Der ideale Zeitpunkt für die Pflanzung dieser attraktiven Staude ist entweder das zeitige Frühjahr oder der frühe Herbst. In diesen Perioden ist der Boden meist ausreichend feucht und die Temperaturen sind moderat. Dies erleichtert den jungen Pflanzen das Anwachsen und die Ausbildung eines stabilen Wurzelsystems. Eine sorgfältige Planung im Vorfeld garantiert, dass die Pflanze schnell Fuß fasst.

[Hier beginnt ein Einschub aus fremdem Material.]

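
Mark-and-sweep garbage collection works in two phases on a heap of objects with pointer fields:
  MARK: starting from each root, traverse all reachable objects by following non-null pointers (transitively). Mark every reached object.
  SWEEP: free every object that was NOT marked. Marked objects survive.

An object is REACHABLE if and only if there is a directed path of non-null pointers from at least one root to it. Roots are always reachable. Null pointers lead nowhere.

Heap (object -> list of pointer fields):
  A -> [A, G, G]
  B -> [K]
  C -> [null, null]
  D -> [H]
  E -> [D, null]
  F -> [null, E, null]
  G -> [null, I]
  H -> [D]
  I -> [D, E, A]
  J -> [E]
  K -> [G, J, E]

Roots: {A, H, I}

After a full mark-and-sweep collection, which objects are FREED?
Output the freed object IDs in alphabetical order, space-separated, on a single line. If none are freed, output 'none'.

Answer: B C F J K

Derivation:
Roots: A H I
Mark A: refs=A G G, marked=A
Mark H: refs=D, marked=A H
Mark I: refs=D E A, marked=A H I
Mark G: refs=null I, marked=A G H I
Mark D: refs=H, marked=A D G H I
Mark E: refs=D null, marked=A D E G H I
Unmarked (collected): B C F J K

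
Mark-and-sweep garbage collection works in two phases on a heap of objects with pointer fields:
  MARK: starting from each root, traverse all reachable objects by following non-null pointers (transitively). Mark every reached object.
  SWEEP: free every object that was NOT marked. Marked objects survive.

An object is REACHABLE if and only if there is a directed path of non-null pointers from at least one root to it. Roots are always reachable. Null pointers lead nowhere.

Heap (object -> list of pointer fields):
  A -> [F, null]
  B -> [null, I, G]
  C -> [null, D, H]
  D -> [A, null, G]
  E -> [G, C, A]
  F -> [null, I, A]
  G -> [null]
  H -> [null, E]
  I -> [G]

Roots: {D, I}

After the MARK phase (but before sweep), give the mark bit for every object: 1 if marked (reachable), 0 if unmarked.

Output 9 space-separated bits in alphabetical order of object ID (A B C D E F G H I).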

Bevor die Pflanze in die Erde gesetzt wird, sollte das Pflanzloch großzügig vorbereitet werden. Es empfiehlt sich, die Erde tiefgründig aufzulockern und mit hochwertigem Kompost anzureichern. Der Wurzelballen sollte vor dem Einsetzen gründlich in einem Wassereimer getränkt werden. Nach dem Einsetzen wird die Erde festgedrückt und die Pflanze nochmals kräftig angegossen.

Die Teilung des Wurzelstocks ist die gängigste Methode zur Vermehrung dieser langlebigen Staude. Hierzu wird im Frühjahr, direkt beim ersten Austrieb, die gesamte Pflanze vorsichtig ausgegraben. Mit einem scharfen Spaten oder Messer teilt man den Wurzelballen in mehrere kräftige Stücke. Jedes Teilstück sollte über ausreichend Wurzeln und mindestens zwei bis drei Knospenanlagen verfügen.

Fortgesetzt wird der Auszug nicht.